- Um movimento separatista de Alberta (APP) já reuniu 177.732 assinaturas para iniciar um referendo sobre a soberania, com entrega prevista a Elections Alberta até 2 de maio.
- Há reuniões secretas com representantes do Departamento de Estado dos Estados Unidos e apoio público de figuras do movimento MAGA, além de discussões sobre possível apoio dos EUA à Alberta se a secessão prosperar.
- O grupo aborda questões logísticas como uso do dólar americano, segurança de fronteira e um empréstimo de 500.000 milhões de dólares para financiar a transição para um Estado soberano.
- As autoridades dos Estados Unidos afirmam ter minimizado as reuniões, sem altos cargos envolvidos ou compromissos assumidos, mas especialistas veem sinal de intervenção estrangeira.
- Analistas e acadêmicos comparam a atuação ao uso de movimentos separatistas por potências externas, destacando o contexto provocado pela pandemia, tensões entre Alberta e o governo federal e o apoio de vozes conservadoras.
O movimento separatista da província canadense de Alberta ganhou atenção ao seu suposto alinhamento com elementos ligados a Donald Trump. Uma associação que promovia um referendo independencista já recolhe assinaturas, em um cenário onde Alberta é visto como bastião conservador no Canadá, governado pelos liberais em Ottawa. A iniciativa ocorre num momento de tensão entre políticas energéticas e ambientais federais e a percepção de afronta à autonomia provincial.
Relatos indicam viagens de líderes do Alberta Prosperity Project (APP) a Washington em 2025 para tratar da possível soberania da região. O cofundador da APP, Jeffrey Rath, afirmou ter mantido encontros com representantes do Departamento de Estado para discutir apoio dos EUA caso a independência prospere, incluindo questões logísticas como uso de dólar, segurança fronteiriça e até um hipotético empréstimo para financiar a transição. A divulgação dessa prática ocorreu mesmo após alegações de que as reuniões ocorreram em salas seguras sem dispositivos eletrônicos.
A Casa Branca e o Departamento de Estado negaram que altos cargos tenham se envolvido diretamente ou que tenham sido firmados compromissos. Ainda assim, especialistas ouvidos descrevem o episódio como alerta sobre possível injerência estrangeira. Entre as vozes que comentam o tema, há quem compare o movimento a táticas de alianças estratégicas observadas em outras geopolíticas, destacando a sensibilidade de um processo de separação dentro de uma federação vizinha.

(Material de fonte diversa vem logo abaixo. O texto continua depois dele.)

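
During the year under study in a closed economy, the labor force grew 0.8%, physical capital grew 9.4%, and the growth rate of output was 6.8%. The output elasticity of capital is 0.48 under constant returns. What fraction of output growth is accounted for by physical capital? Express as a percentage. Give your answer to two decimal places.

Physical capital contributed 0.48 × 9.4 = 4.512 pp.
Share of growth = 4.512 / 6.8 × 100 = 66.3529%.

Physical capital accounted for 66.35% of growth.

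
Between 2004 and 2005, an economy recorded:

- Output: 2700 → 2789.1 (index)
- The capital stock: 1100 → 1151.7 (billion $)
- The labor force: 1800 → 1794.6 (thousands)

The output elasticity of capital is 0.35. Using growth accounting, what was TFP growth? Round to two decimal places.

TFP grew 1.85%.

Output growth = (2789.1 − 2700) / 2700 = 3.3%.
The capital stock growth = (1151.7 − 1100) / 1100 = 4.7%.
The labor force growth = (1794.6 − 1800) / 1800 = -0.3%.
Labor's share = 1 − 0.35 = 0.65.
The capital stock: 0.35 × 4.7 = 1.645 pp.
The labor force: 0.65 × (-0.3) = -0.195 pp.
TFP growth = 3.3 − 1.45 = 1.85%.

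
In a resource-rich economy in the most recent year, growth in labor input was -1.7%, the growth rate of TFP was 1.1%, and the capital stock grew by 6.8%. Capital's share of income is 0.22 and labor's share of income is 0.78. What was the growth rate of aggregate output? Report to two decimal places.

Labor's share = 1 − 0.22 = 0.78.
The capital stock: 0.22 × 6.8 = 1.496 pp.
Labor input: 0.78 × (-1.7) = -1.326 pp.
Output growth = 1.1 + 0.17 = 1.27%.

1.27%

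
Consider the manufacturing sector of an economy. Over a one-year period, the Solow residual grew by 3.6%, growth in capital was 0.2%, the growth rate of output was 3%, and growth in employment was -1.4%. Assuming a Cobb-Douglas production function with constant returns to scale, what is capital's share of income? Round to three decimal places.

gY = gA + α·gK + (1−α)·gL, so gY − gA − gL = α(gK − gL).
3 − 3.6 + 1.4 = α × (0.2 − (-1.4)).
0.8 = 1.6 α, so α = 0.5.

α = 0.500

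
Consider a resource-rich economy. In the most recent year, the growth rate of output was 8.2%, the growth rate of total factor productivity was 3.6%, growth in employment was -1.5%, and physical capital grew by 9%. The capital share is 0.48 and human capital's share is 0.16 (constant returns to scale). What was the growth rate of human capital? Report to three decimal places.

Labor's share = 1 − 0.48 − 0.16 = 0.36.
gY = gA + 0.48×9 + 0.36×(-1.5) + 0.16×g.
0.16×g = 8.2 − 3.6 − 3.78 = 0.82.
g = 0.82 / 0.16 = 5.125%.

5.125%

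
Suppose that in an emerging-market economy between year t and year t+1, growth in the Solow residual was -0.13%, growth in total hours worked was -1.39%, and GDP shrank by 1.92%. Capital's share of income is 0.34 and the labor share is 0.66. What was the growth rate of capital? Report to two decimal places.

-2.57%

Labor's share = 1 − 0.34 = 0.66.
gY = gA + 0.66×(-1.39) + 0.34×g.
0.34×g = -1.92 + 0.13 + 0.9174 = -0.8726.
g = -0.8726 / 0.34 = -2.5665%.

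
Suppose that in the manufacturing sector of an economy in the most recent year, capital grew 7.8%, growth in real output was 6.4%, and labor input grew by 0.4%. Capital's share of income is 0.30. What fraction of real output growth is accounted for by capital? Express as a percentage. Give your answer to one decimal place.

Capital contributed 0.3 × 7.8 = 2.34 pp.
Share of growth = 2.34 / 6.4 × 100 = 36.563%.

Capital accounted for 36.6% of growth.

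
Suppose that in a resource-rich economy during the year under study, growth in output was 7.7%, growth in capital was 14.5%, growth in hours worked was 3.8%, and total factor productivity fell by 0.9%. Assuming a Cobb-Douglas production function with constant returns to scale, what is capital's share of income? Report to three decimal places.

gY = gA + α·gK + (1−α)·gL, so gY − gA − gL = α(gK − gL).
7.7 + 0.9 − 3.8 = α × (14.5 − 3.8).
4.8 = 10.7 α, so α = 0.4486.

0.449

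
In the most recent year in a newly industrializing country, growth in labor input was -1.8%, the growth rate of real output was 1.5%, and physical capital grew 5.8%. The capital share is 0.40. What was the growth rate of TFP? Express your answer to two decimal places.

0.26%

Labor's share = 1 − 0.4 = 0.6.
Physical capital: 0.4 × 5.8 = 2.32 pp.
Labor input: 0.6 × (-1.8) = -1.08 pp.
TFP growth = 1.5 − 1.24 = 0.26%.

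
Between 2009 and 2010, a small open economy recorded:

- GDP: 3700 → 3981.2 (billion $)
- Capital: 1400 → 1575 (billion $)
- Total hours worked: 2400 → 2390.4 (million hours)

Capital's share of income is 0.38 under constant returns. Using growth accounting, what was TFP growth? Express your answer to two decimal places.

GDP growth = (3981.2 − 3700) / 3700 = 7.6%.
Capital growth = (1575 − 1400) / 1400 = 12.5%.
Total hours worked growth = (2390.4 − 2400) / 2400 = -0.4%.
Labor's share = 1 − 0.38 = 0.62.
Capital: 0.38 × 12.5 = 4.75 pp.
Total hours worked: 0.62 × (-0.4) = -0.248 pp.
TFP growth = 7.6 − 4.502 = 3.098%.

3.10%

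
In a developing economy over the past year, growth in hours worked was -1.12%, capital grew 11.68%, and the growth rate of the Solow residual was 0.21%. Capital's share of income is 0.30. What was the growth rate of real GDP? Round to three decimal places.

2.930%

Labor's share = 1 − 0.3 = 0.7.
Capital: 0.3 × 11.68 = 3.504 pp.
Hours worked: 0.7 × (-1.12) = -0.784 pp.
Output growth = 0.21 + 2.72 = 2.93%.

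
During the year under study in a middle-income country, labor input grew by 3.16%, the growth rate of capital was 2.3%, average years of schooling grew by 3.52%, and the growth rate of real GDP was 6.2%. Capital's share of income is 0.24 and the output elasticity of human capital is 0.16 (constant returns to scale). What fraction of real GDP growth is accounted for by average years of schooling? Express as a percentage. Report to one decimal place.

Average years of schooling contributed 0.16 × 3.52 = 0.5632 pp.
Share of growth = 0.5632 / 6.2 × 100 = 9.084%.

Average years of schooling accounted for 9.1% of growth.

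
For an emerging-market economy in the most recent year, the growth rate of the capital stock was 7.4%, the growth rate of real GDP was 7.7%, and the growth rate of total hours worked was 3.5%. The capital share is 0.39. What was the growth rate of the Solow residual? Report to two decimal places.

Labor's share = 1 − 0.39 = 0.61.
The capital stock: 0.39 × 7.4 = 2.886 pp.
Total hours worked: 0.61 × 3.5 = 2.135 pp.
TFP growth = 7.7 − 5.021 = 2.679%.

The Solow residual growth was 2.68%.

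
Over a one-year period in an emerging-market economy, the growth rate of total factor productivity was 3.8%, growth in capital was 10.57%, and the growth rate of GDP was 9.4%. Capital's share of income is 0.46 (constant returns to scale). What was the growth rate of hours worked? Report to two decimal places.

Labor's share = 1 − 0.46 = 0.54.
gY = gA + 0.46×10.57 + 0.54×g.
0.54×g = 9.4 − 3.8 − 4.8622 = 0.7378.
g = 0.7378 / 0.54 = 1.3663%.

1.37%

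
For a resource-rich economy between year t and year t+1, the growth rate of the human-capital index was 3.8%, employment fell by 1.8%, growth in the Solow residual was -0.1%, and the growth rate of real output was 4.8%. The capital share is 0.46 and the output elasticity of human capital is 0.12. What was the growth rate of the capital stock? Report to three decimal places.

11.304%

Labor's share = 1 − 0.46 − 0.12 = 0.42.
gY = gA + 0.12×3.8 + 0.42×(-1.8) + 0.46×g.
0.46×g = 4.8 + 0.1 + 0.3 = 5.2.
g = 5.2 / 0.46 = 11.30435%.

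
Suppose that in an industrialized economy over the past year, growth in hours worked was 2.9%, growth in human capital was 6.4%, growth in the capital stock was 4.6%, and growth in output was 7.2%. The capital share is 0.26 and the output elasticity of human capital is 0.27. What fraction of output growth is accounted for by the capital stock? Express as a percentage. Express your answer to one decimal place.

The capital stock contributed 0.26 × 4.6 = 1.196 pp.
Share of growth = 1.196 / 7.2 × 100 = 16.611%.

16.6%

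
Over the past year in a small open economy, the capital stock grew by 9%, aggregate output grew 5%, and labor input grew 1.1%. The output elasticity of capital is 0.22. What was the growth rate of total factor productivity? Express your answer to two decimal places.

Total factor productivity grew 2.16%.

Labor's share = 1 − 0.22 = 0.78.
The capital stock: 0.22 × 9 = 1.98 pp.
Labor input: 0.78 × 1.1 = 0.858 pp.
TFP growth = 5 − 2.838 = 2.162%.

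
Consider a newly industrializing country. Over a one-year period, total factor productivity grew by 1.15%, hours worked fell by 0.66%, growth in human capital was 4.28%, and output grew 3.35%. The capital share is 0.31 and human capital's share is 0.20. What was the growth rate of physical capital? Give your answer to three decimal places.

Labor's share = 1 − 0.31 − 0.2 = 0.49.
gY = gA + 0.2×4.28 + 0.49×(-0.66) + 0.31×g.
0.31×g = 3.35 − 1.15 − 0.5326 = 1.6674.
g = 1.6674 / 0.31 = 5.37871%.

Physical capital grew 5.379%.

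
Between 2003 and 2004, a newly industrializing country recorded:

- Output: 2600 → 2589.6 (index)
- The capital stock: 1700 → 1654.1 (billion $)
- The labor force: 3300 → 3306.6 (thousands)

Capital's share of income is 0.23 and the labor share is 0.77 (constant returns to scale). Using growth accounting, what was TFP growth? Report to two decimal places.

Output growth = (2589.6 − 2600) / 2600 = -0.4%.
The capital stock growth = (1654.1 − 1700) / 1700 = -2.7%.
The labor force growth = (3306.6 − 3300) / 3300 = 0.2%.
Labor's share = 1 − 0.23 = 0.77.
The capital stock: 0.23 × (-2.7) = -0.621 pp.
The labor force: 0.77 × 0.2 = 0.154 pp.
TFP growth = -0.4 + 0.467 = 0.067%.

TFP growth was 0.07%.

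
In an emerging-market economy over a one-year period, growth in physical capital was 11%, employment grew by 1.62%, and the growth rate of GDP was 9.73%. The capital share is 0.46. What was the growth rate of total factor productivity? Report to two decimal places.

Total factor productivity growth was 3.80%.

Labor's share = 1 − 0.46 = 0.54.
Physical capital: 0.46 × 11 = 5.06 pp.
Employment: 0.54 × 1.62 = 0.8748 pp.
TFP growth = 9.73 − 5.9348 = 3.7952%.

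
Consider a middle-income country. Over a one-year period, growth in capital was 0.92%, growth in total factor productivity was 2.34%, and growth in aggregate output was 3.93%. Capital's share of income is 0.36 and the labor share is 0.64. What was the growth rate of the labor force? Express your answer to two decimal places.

1.97%

Labor's share = 1 − 0.36 = 0.64.
gY = gA + 0.36×0.92 + 0.64×g.
0.64×g = 3.93 − 2.34 − 0.3312 = 1.2588.
g = 1.2588 / 0.64 = 1.9669%.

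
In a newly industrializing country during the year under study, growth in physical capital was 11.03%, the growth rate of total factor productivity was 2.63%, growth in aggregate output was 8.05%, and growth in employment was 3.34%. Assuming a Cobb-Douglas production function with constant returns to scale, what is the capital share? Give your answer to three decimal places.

0.270

gY = gA + α·gK + (1−α)·gL, so gY − gA − gL = α(gK − gL).
8.05 − 2.63 − 3.34 = α × (11.03 − 3.34).
2.08 = 7.69 α, so α = 0.27048.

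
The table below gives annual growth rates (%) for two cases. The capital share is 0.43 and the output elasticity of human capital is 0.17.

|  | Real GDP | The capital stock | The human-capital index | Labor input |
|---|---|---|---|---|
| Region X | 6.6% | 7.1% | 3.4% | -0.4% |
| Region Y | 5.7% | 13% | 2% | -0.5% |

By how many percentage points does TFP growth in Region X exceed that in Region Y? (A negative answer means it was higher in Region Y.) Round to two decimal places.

3.16 percentage points

Labor's share = 1 − 0.43 − 0.17 = 0.4.
Region X: TFP = 6.6 − 3.053 − 0.578 + 0.16 = 3.129%.
Region Y: TFP = 5.7 − 5.59 − 0.34 + 0.2 = -0.03%.
Difference = 3.129 − (-0.03) = 3.159 pp.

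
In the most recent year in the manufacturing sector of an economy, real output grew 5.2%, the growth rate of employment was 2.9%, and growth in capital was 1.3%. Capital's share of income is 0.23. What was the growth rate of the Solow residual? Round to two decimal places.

The Solow residual growth was 2.67%.

Labor's share = 1 − 0.23 = 0.77.
Capital: 0.23 × 1.3 = 0.299 pp.
Employment: 0.77 × 2.9 = 2.233 pp.
TFP growth = 5.2 − 2.532 = 2.668%.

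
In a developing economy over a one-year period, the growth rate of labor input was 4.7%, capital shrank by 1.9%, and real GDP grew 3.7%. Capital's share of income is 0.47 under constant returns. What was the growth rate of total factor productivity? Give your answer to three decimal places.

Labor's share = 1 − 0.47 = 0.53.
Capital: 0.47 × (-1.9) = -0.893 pp.
Labor input: 0.53 × 4.7 = 2.491 pp.
TFP growth = 3.7 − 1.598 = 2.102%.

Total factor productivity grew 2.102%.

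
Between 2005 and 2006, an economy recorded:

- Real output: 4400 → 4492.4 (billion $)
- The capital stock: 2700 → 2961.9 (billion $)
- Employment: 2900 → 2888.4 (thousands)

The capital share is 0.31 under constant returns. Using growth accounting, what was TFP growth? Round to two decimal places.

-0.63%

Real output growth = (4492.4 − 4400) / 4400 = 2.1%.
The capital stock growth = (2961.9 − 2700) / 2700 = 9.7%.
Employment growth = (2888.4 − 2900) / 2900 = -0.4%.
Labor's share = 1 − 0.31 = 0.69.
The capital stock: 0.31 × 9.7 = 3.007 pp.
Employment: 0.69 × (-0.4) = -0.276 pp.
TFP growth = 2.1 − 2.731 = -0.631%.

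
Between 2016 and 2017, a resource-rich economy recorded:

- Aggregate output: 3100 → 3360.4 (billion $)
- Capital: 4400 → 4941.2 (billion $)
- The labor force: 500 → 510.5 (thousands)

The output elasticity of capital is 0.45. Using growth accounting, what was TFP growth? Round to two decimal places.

Aggregate output growth = (3360.4 − 3100) / 3100 = 8.4%.
Capital growth = (4941.2 − 4400) / 4400 = 12.3%.
The labor force growth = (510.5 − 500) / 500 = 2.1%.
Labor's share = 1 − 0.45 = 0.55.
Capital: 0.45 × 12.3 = 5.535 pp.
The labor force: 0.55 × 2.1 = 1.155 pp.
TFP growth = 8.4 − 6.69 = 1.71%.

TFP grew 1.71%.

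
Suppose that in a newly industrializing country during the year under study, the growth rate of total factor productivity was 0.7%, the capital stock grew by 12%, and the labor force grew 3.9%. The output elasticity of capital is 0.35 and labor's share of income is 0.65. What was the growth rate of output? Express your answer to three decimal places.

Output grew 7.435%.

Labor's share = 1 − 0.35 = 0.65.
The capital stock: 0.35 × 12 = 4.2 pp.
The labor force: 0.65 × 3.9 = 2.535 pp.
Output growth = 0.7 + 6.735 = 7.435%.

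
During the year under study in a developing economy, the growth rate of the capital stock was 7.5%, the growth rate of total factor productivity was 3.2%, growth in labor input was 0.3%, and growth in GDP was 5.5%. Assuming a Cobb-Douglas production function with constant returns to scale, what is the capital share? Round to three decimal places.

0.278

gY = gA + α·gK + (1−α)·gL, so gY − gA − gL = α(gK − gL).
5.5 − 3.2 − 0.3 = α × (7.5 − 0.3).
2 = 7.2 α, so α = 0.27778.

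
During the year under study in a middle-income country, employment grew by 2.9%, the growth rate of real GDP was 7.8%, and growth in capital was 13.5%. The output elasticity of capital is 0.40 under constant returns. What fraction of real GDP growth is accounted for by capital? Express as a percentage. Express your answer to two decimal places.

Capital contributed 0.4 × 13.5 = 5.4 pp.
Share of growth = 5.4 / 7.8 × 100 = 69.2308%.

69.23%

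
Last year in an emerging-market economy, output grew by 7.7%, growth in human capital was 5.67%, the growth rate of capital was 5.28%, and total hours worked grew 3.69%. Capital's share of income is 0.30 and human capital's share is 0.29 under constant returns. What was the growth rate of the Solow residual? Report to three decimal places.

2.959%

Labor's share = 1 − 0.3 − 0.29 = 0.41.
Capital: 0.3 × 5.28 = 1.584 pp.
Human capital: 0.29 × 5.67 = 1.6443 pp.
Total hours worked: 0.41 × 3.69 = 1.5129 pp.
TFP growth = 7.7 − 4.7412 = 2.9588%.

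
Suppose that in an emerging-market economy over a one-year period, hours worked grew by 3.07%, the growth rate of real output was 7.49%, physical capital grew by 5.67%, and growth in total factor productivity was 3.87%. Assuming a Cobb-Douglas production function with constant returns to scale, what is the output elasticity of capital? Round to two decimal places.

The output elasticity of capital is 0.21.

gY = gA + α·gK + (1−α)·gL, so gY − gA − gL = α(gK − gL).
7.49 − 3.87 − 3.07 = α × (5.67 − 3.07).
0.55 = 2.6 α, so α = 0.2115.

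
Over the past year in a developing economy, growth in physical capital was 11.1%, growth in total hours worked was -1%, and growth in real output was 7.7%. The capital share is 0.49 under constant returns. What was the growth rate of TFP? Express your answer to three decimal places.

TFP grew 2.771%.

Labor's share = 1 − 0.49 = 0.51.
Physical capital: 0.49 × 11.1 = 5.439 pp.
Total hours worked: 0.51 × (-1) = -0.51 pp.
TFP growth = 7.7 − 4.929 = 2.771%.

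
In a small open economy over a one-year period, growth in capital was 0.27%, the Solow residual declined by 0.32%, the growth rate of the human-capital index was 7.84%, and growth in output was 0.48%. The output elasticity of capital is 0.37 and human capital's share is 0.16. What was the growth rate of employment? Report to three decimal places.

-1.179%

Labor's share = 1 − 0.37 − 0.16 = 0.47.
gY = gA + 0.37×0.27 + 0.16×7.84 + 0.47×g.
0.47×g = 0.48 + 0.32 − 1.3543 = -0.5543.
g = -0.5543 / 0.47 = -1.17936%.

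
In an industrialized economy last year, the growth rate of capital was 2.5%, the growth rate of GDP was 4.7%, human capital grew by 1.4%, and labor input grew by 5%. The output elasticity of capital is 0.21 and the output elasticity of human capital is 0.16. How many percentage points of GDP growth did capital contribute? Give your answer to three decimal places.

Contribution = share × growth = 0.21 × 2.5 = 0.525 pp.

0.525 pp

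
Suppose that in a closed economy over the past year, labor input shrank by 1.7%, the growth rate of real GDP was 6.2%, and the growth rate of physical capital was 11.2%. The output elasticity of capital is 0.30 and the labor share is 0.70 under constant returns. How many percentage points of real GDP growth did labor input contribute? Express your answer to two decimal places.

Labor's share = 1 − 0.3 = 0.7.
Contribution = share × growth = 0.7 × (-1.7) = -1.19 pp.

-1.19 percentage points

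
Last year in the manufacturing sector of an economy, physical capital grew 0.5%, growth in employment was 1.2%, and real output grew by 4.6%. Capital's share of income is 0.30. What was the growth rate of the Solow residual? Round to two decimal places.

Labor's share = 1 − 0.3 = 0.7.
Physical capital: 0.3 × 0.5 = 0.15 pp.
Employment: 0.7 × 1.2 = 0.84 pp.
TFP growth = 4.6 − 0.99 = 3.61%.

The Solow residual growth was 3.61%.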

Ao longo de 2025, figuras associadas ao entorno de Trump passaram a mencionar Alberta de modo favorável, entendendo a província como “parceira natural” com recursos consideráveis. Analistas políticos destacam que o tema ganhou espaço midiático no ecossistema MAGA, com relatos de apoio nas redes sociais a proponentes da independência albertana. Especialistas acadêmicos chamam atenção para semelhanças históricas de uso de movimentos marginais para legitimação de objetivos maiores.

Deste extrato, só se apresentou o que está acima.